Avec le Rwanda, Samuel Gueulette rêve de Coupe du Monde

Au printemps 2021, Samuel Gueulette est devenu le premier international de la RAAL, version matricule 94. Depuis, le box-to-box multiplie les sélections avec le Rwanda, son pays natal. Cette semaine, le Loup s'envole avec les Guêpes pour défier la Libye et le Nigéria.

À quelques jours de son départ vers la terre de ses ancêtres, en prélude du déplacement inaugural aux Francs Borains, le Belgo-Rwandais s'est livré à Centre Sports.

Samuel, rembobinons. L'été passé, vous traversiez une avant-saison difficile. Un an plus tard, vous êtes considéré comme un pion majeur de l'échiquier vert et blanc. Comment êtes-vous passé d'une extrême à l'autre ?

L'année dernière, j'ai effectivement connu une préparation compliquée. Néanmoins, cela ne m'a pas perturbé. Je n'ai jamais lâché. J'ai toujours continué de travailler, sans perdre l'espoir de saisir ma chance lorsqu'elle se présenterait. Aujourd'hui, c'est une belle satisfaction de retrouver le monde professionnel.

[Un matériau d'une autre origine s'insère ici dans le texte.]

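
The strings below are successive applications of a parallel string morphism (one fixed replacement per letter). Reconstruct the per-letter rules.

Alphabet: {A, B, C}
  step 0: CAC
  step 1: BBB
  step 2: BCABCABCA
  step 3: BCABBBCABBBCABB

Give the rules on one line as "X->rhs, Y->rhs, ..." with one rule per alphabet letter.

A->B, B->BCA, C->B

  step 2 ⇒ step 3: BCABCABCA ⇒ BCA·B·B·BCA·B·B·BCA·B·B
    A ↦ B
    B ↦ BCA
    C ↦ B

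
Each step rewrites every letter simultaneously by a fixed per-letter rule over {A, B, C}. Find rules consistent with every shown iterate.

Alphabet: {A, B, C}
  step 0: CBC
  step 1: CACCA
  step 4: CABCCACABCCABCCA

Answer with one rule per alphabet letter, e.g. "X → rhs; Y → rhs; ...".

  step 0 ⇒ step 1: CBC ⇒ CA·C·CA
    B ↦ C
    C ↦ CA
    A ↦ B  (constrained at step 1)

A->B, B->C, C->CA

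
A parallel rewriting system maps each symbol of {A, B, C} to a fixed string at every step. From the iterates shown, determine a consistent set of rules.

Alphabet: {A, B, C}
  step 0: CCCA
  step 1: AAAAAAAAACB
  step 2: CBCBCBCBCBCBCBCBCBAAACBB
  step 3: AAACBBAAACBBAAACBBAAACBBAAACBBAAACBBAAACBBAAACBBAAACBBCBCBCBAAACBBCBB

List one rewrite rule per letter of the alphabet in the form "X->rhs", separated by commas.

  step 2 ⇒ step 3: CBCBCBCBCBCBCBCBCBAAACBB ⇒ AAA·CBB·AAA·CBB·AAA·CBB·AAA·CBB·AAA·CBB·AAA·CBB·AAA·CBB·AAA·CBB·AAA·CBB·CB·CB·CB·AAA·CBB·CBB
    A ↦ CB
    B ↦ CBB
    C ↦ AAA

A->CB, B->CBB, C->AAA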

Gueulette : l'élégance, sur le terrain et en dehors. © RAAL La Louvière

Vous êtes arrivé à la RAAL en 2021, en D2 ACFF. Beaucoup de jeunes issus de clubs professionnels se dirigent vers les divisions inférieures dans l'espoir de retrouver le haut niveau. Une décision risquée, souvent cruelle. Votre cas est finalement rare. Quel regard portez-vous sur votre parcours ?

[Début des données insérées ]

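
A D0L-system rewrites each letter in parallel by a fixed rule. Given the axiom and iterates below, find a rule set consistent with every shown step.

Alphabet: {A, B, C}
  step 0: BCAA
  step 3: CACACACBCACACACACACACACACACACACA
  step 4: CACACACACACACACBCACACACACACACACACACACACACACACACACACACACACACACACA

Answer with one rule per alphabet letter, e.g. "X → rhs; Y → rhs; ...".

  step 3 ⇒ step 4: CACACACBCACACACACACACACACACACACA ⇒ CA·CA·CA·CA·CA·CA·CA·CB·CA·CA·CA·CA·CA·CA·CA·CA·CA·CA·CA·CA·CA·CA·CA·CA·CA·CA·CA·CA·CA·CA·CA·CA
    A ↦ CA
    B ↦ CB
    C ↦ CA

A->CA, B->CB, C->CA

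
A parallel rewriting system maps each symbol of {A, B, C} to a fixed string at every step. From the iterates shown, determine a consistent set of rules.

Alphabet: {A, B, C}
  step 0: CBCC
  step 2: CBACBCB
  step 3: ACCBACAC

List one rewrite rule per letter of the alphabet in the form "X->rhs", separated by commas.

A->CB, B->C, C->A

  step 2 ⇒ step 3: CBACBCB ⇒ A·C·CB·A·C·A·C
    A ↦ CB
    B ↦ C
    C ↦ A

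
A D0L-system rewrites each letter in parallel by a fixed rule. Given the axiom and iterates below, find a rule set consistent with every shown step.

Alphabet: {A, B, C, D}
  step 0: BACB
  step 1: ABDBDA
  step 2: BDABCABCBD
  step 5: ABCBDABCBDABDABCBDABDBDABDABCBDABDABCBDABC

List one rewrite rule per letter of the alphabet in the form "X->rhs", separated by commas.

A->BD, B->A, C->BD, D->BC

  step 1 ⇒ step 2: ABDBDA ⇒ BD·A·BC·A·BC·BD
    A ↦ BD
    B ↦ A
    D ↦ BC
  step 0 ⇒ step 1: BACB ⇒ A·BD·BD·A
    C ↦ BD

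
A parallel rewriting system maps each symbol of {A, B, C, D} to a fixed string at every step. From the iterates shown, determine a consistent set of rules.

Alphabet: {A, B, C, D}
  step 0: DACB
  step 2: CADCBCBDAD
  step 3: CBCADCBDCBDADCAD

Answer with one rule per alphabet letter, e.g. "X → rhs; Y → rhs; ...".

A->C, B->D, C->CB, D->AD

  step 2 ⇒ step 3: CADCBCBDAD ⇒ CB·C·AD·CB·D·CB·D·AD·C·AD
    A ↦ C
    B ↦ D
    C ↦ CB
    D ↦ AD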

Quand on recule d'une ou plusieurs divisions, il est parfois difficile de rebondir. Je considère cette arrivée en D1B comme un accomplissement. Elle est la récompense du travail réalisé ces dernières années. Cependant, il ne s'agit pas d'un aboutissement. J'ai seulement atteint le niveau où je voulais être. Un livre s'est fermé, un autre s'est désormais ouvert. À moi de continuer les efforts pour poursuivre sur cette voie.

Venons-en à l'équipe nationale. Vous êtes régulièrement retenu avec le Rwanda. Comment vivez-vous ces expériences internationales avec les Amavubi ?

J'ai été appelé en juin dernier, ce qui ne m'a laissé que peu de repos avant la reprise en club. Ce sont de chouettes expériences. Il y a un bel engouement à l'échelle nationale, d'autant que les résultats sont positifs.

Où se situe le Rwanda actuellement ?

Nous sommes en tête de notre groupe de qualification pour la Coupe du Monde 2026. Le rêve ultime serait de valider notre billet pour le prochain Mondial, mais le chemin est encore long. Il reste six matchs et des confrontations face à des concurrents solides, dont l'Afrique du Sud et le Nigéria. En septembre, nous entamerons les éliminatoires pour la Coupe d'Afrique des Nations par un déplacement en Libye et, dans la foulée, la réception du Nigéria.

Quel genre de joueur est Samuel Gueulette en équipe nationale ?

Le football est différent, tout comme la mise en place. Mon rôle varie par rapport à ce qui m'est demandé à La Louvière. J'ai une vocation plus offensive avec le Rwanda, où le sélectionneur allemand Torsten Spittler me fait tantôt jouer sur le flanc, tantôt en numéro 10. J'applique les consignes demandées, le but étant d'aider le collectif, tout comme je le fais en club.

Samedi, les Loups défient le RAEC Mons (D1 ACFF) en 32e de finale de la Coupe de Belgique. Frédéric Taquin devra se passer de trois éléments majeurs. Outre Samuel Gueulette, deux joueurs supplémentaires sont retenus avec leur sélection nationale et manqueront le derby de ce week-end : Nicolas Fontaine (Madagascar) et Jordi Liongola (Burundi).